Non è desueta la lotta in sè, è desueto ricondurre tale lotta ai meccanismi di marx ed engels, a quelli di lenin, a quella di gramsci. L'interclassismo a cui tu fai riferimento è ciò che in strategia militare si adotta per scompigliare l'esercito avversario, per confonderlo. Distoglie l'attenzione per creare caos nelle fila nemiche.
Smessa (semmai sia mai nata) la lotta di classe da parte del proletariato italiano, Confidustria ha preso la palla al balzo ed ha continuato lei, sottolineo lei, la lotta di classe, a pieno titolo e con pieni poteri.
La legge 30 che cosa è se non una istituzionalizzazione di una battaglia sociale?

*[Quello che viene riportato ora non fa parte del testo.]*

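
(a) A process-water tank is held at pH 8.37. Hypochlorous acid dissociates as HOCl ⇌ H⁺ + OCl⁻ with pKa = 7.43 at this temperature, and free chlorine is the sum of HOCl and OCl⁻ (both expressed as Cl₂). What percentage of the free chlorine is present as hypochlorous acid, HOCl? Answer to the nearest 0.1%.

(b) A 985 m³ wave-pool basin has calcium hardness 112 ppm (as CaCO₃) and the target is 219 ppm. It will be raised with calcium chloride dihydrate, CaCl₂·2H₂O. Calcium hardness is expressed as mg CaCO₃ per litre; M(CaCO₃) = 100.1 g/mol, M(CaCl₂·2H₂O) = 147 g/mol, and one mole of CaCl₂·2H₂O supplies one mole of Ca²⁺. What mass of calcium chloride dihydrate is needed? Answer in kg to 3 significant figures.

(a) 10.3%; (b) 155 kg

(a) [OCl⁻]/[HOCl] = 10^(pH − pKa) = 10^(8.37 − 7.43) = 10^0.94 = 8.71.
(a) Fraction as HOCl = 1 / (1 + 8.71) = 0.103.

(b) Volume: 985 m³ = 985,000 L.
(b) Hardness to add: (219 − 112) = 107 mg/L as CaCO₃ × 985,000 L = 105,400 g as CaCO₃.
(b) Moles of Ca²⁺ (1 mol Ca²⁺ ≡ 1 mol CaCO₃): 105,400 / 100.1 g/mol = 1053 mol.
(b) Mass of CaCl₂·2H₂O: 1053 × 147 = 154,800 g.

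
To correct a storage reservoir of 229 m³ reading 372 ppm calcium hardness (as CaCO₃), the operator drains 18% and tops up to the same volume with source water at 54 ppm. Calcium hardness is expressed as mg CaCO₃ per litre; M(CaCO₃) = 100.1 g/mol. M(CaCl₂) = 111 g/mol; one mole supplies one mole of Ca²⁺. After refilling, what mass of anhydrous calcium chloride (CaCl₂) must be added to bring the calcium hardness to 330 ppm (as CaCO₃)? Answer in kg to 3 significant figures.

3.87 kg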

Il precariato cos'è se non una conquista da parte di chi il plus-valore vuole accrescerlo, detassando gli straordinari e non il salario?
La politicizzazione e trasmigrazione dalla fabbrica al Governo dei Sindacati è o non è una conquista di classe da parte degli industriali, i quali hanno tolto l'artiglieria pesante alla classe salariata?

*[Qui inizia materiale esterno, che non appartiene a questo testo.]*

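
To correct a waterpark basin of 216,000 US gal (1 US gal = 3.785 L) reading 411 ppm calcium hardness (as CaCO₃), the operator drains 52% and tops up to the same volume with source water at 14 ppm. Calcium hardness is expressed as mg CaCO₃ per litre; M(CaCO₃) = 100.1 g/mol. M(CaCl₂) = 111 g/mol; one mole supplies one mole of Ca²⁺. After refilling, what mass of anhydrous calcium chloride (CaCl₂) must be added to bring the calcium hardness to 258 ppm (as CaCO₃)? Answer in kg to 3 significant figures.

Volume: 216,000 US gal × 3.785 L/gal = 817,560 L.
After draining 52% and refilling: 411 × 0.48 + 14 × 0.52 = 204.56 ppm.
Deficit to target: 258 − 204.56 = 53.44 mg/L.
As CaCO₃: 53.44 mg/L × 817,560 L = 43,690 g; ÷ 100.1 = 436.5 mol Ca²⁺.
Mass: 436.5 × 111 = 48,450 g.

48.4 kg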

Che cosa sarebbe il signoraggio se non una conquista fondamentale da parte degli istituti finanziari e di credito per assoggettare la classe salariata a vivere succube di chi quel credito impone?
Io non sono un esperto militare, ma è evidente come ogni battaglia preveda un uso diverso di armamento a seconda del nemico, della condizione climatica, della condizione geografica e storica. Forse siamo abituati a concepire la lotta di classe solo con azioni di piazza da parte dei lavoratori. Confidustria usa strategie più sopraffine e calibrate, di difficile discernimento, ma certamente molto, ma molto più efficienti.
Mi stupisce che proprio tu non veda questa evidente lotta di classe.
E' un discorso molto delicato da trattare, che richiede grande attenzione nel ponderare bene le parole, ma spero che questo breve riassunto ti abbia messo una pulce nell'orecchio.


Bè è vero, nel libero mercato è imposta, ma tu nel socialismo imponi l'esatto contrario, cioè nn la permetti, quindi si tratta di due imposizione.
d'altra parte l'imposizione del libero mercato è anche incentivo a metter in gioco le mie capacità perchè nn facendolo nn sopravviverei alla competizione, ed è giusto che sia così perchè se qualcun altro ha capacità maggiori delle mie e riesce a proporre prodotti innovativi o servizi più efficienti a costo più basso bisogna dargli atto di ciò, cioè premiare il merito.
Gli agi? bè la villa, la ferrari, il volo in prima classe![]()


Per are(a)zione: cn chi stai parlando?


Solo le pecore hanno bisogno di leader. La Democrazia richiede partecipazione diretta e assunzione di responsabilità.
Se non stai attento, i mass media ti faranno odiare gli oppressi e amare le persone che opprimono.